Bir Gün ya da Daha Az!
.

MURTAZA KAMAR
-Bir Gün ya da Daha Az!
"Allah inkârcılara sorar: ‘Yeryüzünde kaç yıl kaldınız?’ Onlar ise şöyle cevap verir: ‘Bir gün veya günün bir kısmı kadar kaldık…’" (Müminûn, 112-113)
Çocukken hayatın anlamını çözmeye çalışırdım. Kendime tekrar tekrar sorardım: Hayat nedir? Madem öleceğiz, o hâlde neden dünyaya geliyoruz? Ölümle ne oluyoruz? Ölüler şimdi nerede, ne yapıyorlar?
Bu sorular, zihnimde durmaksızın yankılanırdı. İnsanlar her gün bir yerlere koşuyor, bir şeyler biriktiriyor, hırsla daha fazlasını istiyordu. Kazanmak, daha çok kazanmak, hiç doymamak… Sonunda helal-haram ayırt etmeksizin sahip olduklarını arkalarında bırakıp gidiyorlardı. Peki, bütün bunların anlamı neydi?
Beni en çok düşündüren şey, sıradan insanların bu döngü içinde kaybolmaları değil, inançlı ve bilgili olması gerekenlerin de aynı şekilde yaşamasıydı. Diğerleri bilmiyor olabilir, diye düşünürdüm, ama onların bu hakikatin farkında olmaları gerekmez miydi? Neden onlar da bu dünyada sonsuza dek kalacaklarmış gibi hareket ediyorlardı?
Bu sorulara cevap ararken, büyüklerime yönelttiğim her sorunun karşılığında aynı belirsiz, tatmin etmeyen cevaplarla karşılaştım. Hiç kimse bu meseleler hakkında kesin bir şey söylemiyordu. Sanki hayatın bu yönü hakkında konuşmak bir tabuydu ya da herkes kendi sessizliği içinde kaybolmayı tercih ediyordu.
Ancak bir soru vardı ki, ona verilen cevap neredeyse herkes için ortaktı. Şimdi ne hissediyorsunuz? Hayat nasıl geçti? diye sorduğumda hep aynı cevabı duyardım:
"Hiç… An, sadece bu an. Sanki bugün dünyaya geldik."
Ve belki de hayatın özü tam olarak burada yatıyordu. Zaman, insana uzun görünüyor; fakat geriye dönüp bakıldığında herkes için yalnızca bir an gibi geçip gidiyor. Müminûn Suresi’nin hatırlattığı gibi, dünya hayatı bir gün veya günün bir kısmı kadar kısa bir süreden ibaret.
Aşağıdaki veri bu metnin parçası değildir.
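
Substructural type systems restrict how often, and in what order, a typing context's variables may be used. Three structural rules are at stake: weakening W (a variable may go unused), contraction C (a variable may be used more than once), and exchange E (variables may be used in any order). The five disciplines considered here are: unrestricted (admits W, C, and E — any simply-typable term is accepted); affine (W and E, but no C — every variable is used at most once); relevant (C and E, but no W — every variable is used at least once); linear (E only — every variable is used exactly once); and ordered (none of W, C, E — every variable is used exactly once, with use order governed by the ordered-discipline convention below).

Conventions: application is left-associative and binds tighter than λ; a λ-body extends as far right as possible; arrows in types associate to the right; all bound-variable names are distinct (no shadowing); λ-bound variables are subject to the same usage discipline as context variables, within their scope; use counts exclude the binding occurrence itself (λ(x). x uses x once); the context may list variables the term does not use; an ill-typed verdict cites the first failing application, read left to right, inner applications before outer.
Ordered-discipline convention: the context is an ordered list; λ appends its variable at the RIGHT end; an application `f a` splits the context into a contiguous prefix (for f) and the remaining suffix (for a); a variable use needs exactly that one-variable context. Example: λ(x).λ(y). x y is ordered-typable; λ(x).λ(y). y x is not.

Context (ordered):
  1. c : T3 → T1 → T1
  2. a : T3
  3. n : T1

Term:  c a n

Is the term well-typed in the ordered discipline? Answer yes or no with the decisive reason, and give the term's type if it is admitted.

yes — single-use (c, a, n), ordered derivation ok; term : T1
counts: c=1; a=1; n=1
uses in reading order: c, a, n
typing: ✓ — T1
per-discipline verdicts: ordered ✓; linear ✓; affine ✓; relevant ✓; unrestricted ✓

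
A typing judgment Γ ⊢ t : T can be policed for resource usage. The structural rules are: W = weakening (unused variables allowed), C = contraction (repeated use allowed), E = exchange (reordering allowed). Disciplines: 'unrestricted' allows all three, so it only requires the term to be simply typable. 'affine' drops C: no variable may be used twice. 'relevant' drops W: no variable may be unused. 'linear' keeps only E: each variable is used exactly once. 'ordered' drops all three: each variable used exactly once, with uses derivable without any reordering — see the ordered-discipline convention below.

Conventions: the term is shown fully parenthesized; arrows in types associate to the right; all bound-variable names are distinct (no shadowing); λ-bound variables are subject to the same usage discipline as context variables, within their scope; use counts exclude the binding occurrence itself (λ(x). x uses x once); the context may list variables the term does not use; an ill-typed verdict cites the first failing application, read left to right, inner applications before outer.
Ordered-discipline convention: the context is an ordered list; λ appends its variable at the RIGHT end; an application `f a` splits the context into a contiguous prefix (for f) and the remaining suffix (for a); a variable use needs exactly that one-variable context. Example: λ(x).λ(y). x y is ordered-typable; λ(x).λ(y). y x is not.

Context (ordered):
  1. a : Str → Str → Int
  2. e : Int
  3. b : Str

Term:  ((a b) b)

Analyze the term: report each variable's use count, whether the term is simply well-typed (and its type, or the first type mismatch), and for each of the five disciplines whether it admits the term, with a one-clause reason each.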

Öyleyse insanın asıl araması gereken şey neydi? Biriktirdiği mal, kazandığı prestij, harcadığı ömür mü? Yoksa tüm bunların ötesinde, bu anın içinde gerçek bir anlam bulmak mı? Çünkü zaman her şeyi alıp götürüyor. Ve sonunda — geriye kalan yalnızca bir an değil, o anı nasıl yaşadığımız oluyor.
Hayat geçtiğinde değil; geçerken nasıl yaşandığında saklıdır asıl sorumluluk. Şimdi hangi anın içindesin — sadece var mısın, yoksa farkında olarak mı yaşıyorsun?